在一个节点里面如果有多个程序,但是如果机器重启或者这个那个的,内存爆掉的话,该如何是好呢?姿势一,就是上去后手动启动么。如果程序有十几个来。
想到之前公司同事有用过supervisord,所以我也来测试下,没想到遇到了个坑,也看到了另一个希望。
安装
# 安装
pip install supervisor
# 生成初始配置
echo_supervisord_conf > /etc/supervisord.conf
- 启动文件 /etc/init.d/supervisord
#!/bin/sh
#
# /etc/init.d/supervisord
#
# Supervisor is a client/server system that
# allows its users to monitor and control a
# number of processes on UNIX-like operating
# systems.
#
# chkconfig: - 64 36
# description: Supervisor Server
# processname: supervisord
# Source init functions
. /etc/rc.d/init.d/functions
prog="supervisord"
prefix="/usr/local"
exec_prefix="${prefix}"
prog_bin="${exec_prefix}/bin/supervisord"
PIDFILE="/var/run/$prog.pid"
start()
{
echo -n $"Starting $prog: "
###注意下面这一行一定得有-c /etc/supervisord.conf 不然修改了配置文件根本不生效!
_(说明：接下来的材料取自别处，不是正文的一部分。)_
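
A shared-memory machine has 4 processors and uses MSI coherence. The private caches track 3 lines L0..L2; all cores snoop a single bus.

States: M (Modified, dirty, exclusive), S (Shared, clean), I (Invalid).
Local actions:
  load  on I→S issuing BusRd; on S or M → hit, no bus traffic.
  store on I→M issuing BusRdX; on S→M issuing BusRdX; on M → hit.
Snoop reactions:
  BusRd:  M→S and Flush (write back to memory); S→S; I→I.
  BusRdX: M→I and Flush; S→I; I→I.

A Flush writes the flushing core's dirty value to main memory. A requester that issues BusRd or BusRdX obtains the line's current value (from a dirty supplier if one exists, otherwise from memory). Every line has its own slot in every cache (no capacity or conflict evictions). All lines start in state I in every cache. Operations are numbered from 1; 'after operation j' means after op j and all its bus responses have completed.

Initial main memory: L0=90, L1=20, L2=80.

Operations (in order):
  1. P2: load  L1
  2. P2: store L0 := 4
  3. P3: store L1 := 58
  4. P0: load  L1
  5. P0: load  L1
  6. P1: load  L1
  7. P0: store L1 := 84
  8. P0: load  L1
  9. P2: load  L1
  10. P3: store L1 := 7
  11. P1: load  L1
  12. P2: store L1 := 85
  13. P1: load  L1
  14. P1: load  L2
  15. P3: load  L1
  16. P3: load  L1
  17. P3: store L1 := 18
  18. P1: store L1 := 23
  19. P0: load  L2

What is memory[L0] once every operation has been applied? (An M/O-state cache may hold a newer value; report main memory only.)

1. P2: load  L1  bus=[BusRd]  L1: P0=I P1=I P2=S P3=I  mem[L1]=20
2. P2: store L0 := 4  bus=[BusRdX]  L0: P0=I P1=I P2=M P3=I  mem[L0]=90
3. P3: store L1 := 58  bus=[BusRdX]  L1: P0=I P1=I P2=I P3=M  mem[L1]=20
4. P0: load  L1  bus=[BusRd,Flush]  L1: P0=S P1=I P2=I P3=S  mem[L1]=58
5. P0: load  L1  bus=[-]  L1: P0=S P1=I P2=I P3=S  mem[L1]=58
6. P1: load  L1  bus=[BusRd]  L1: P0=S P1=S P2=I P3=S  mem[L1]=58
7. P0: store L1 := 84  bus=[BusRdX]  L1: P0=M P1=I P2=I P3=I  mem[L1]=58
8. P0: load  L1  bus=[-]  L1: P0=M P1=I P2=I P3=I  mem[L1]=58
9. P2: load  L1  bus=[BusRd,Flush]  L1: P0=S P1=I P2=S P3=I  mem[L1]=84
10. P3: store L1 := 7  bus=[BusRdX]  L1: P0=I P1=I P2=I P3=M  mem[L1]=84
11. P1: load  L1  bus=[BusRd,Flush]  L1: P0=I P1=S P2=I P3=S  mem[L1]=7
12. P2: store L1 := 85  bus=[BusRdX]  L1: P0=I P1=I P2=M P3=I  mem[L1]=7
13. P1: load  L1  bus=[BusRd,Flush]  L1: P0=I P1=S P2=S P3=I  mem[L1]=85
14. P1: load  L2  bus=[BusRd]  L2: P0=I P1=S P2=I P3=I  mem[L2]=80
15. P3: load  L1  bus=[BusRd]  L1: P0=I P1=S P2=S P3=S  mem[L1]=85
16. P3: load  L1  bus=[-]  L1: P0=I P1=S P2=S P3=S  mem[L1]=85
17. P3: store L1 := 18  bus=[BusRdX]  L1: P0=I P1=I P2=I P3=M  mem[L1]=85
18. P1: store L1 := 23  bus=[BusRdX,Flush]  L1: P0=I P1=M P2=I P3=I  mem[L1]=18
19. P0: load  L2  bus=[BusRd]  L2: P0=S P1=S P2=I P3=I  mem[L2]=80

memory[L0] = 90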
daemon $prog_bin -c /etc/supervisord.conf --pidfile $PIDFILE
[ -f $PIDFILE ] && success $"$prog startup" || failure $"$prog startup"
echo
}
stop()
{
echo -n $"Shutting down $prog: "
[ -f $PIDFILE ] && killproc $prog || success $"$prog shutdown"
echo
}
case "$1" in
start)
start
;;
stop)
stop
;;
status)
status $prog
;;
restart)
stop
start
;;
*)
echo "Usage: $0 {start|stop|restart|status}"
;;
esac
- /etc/supervisord.conf
[unix_http_server]
file=/tmp/supervisor.sock ; (the path to the socket file)
[inet_http_server] ; inet (TCP) server disabled by default
port=0.0.0.0:1009 ; (ip_address:port specifier, *:port for all iface)
username=ops ; (default is no username (open server))
password=123 ; (default is no password (open server))
[supervisord]
logfile=/tmp/supervisord.log ; (main log file;default $CWD/supervisord.log)
logfile_maxbytes=50MB ; (max main logfile bytes b4 rotation;default 50MB)
logfile_backups=10 ; (num of main logfile rotation backups;default 10)
loglevel=info ; (log level;default info; others: debug,warn,trace)
pidfile=/tmp/supervisord.pid ; (supervisord pidfile;default supervisord.pid)
nodaemon=false ; (start in foreground if true;default false)
minfds=1024 ; (min. avail startup file descriptors;default 1024)
minprocs=200 ; (min. avail process descriptors;default 200)
[rpcinterface:supervisor]
supervisor.rpcinterface_factory = supervisor.rpcinterface:make_main_rpcinterface
[supervisorctl]
serverurl=unix:///tmp/supervisor.sock ; use a unix:// URL for a unix socket
[include]
files = /etc/supervisor.d/*.conf
- /etc/supervisor.d/xcloud-cm.conf
[program:123]
command=/usr/local/123/bin/start.sh start
autostart=true
autorestart=unexpected
startretries=10
exitcodes=0
stopsignal=KILL
遇到的坑
就是运行的时候,会老实闪退,然后是无尽的重启。后来才发现,原来supervisord就是那种会产生日志,而不是后台daemon,所以如果你在启动脚本里面加上一个sleep 1000没准就能运行起来了。
另外注意,supervisord运行命令的是一个命令,但是启动文件里面会再调用另外一个进程,如下:
希望
所谓的希望,是因为最近在学习dcos+syslog-ng的方案,业务如何看日志成了一个问题,所以如果借助supervisord的tail -f功能,想想空间很大,而且还带有http认证哦。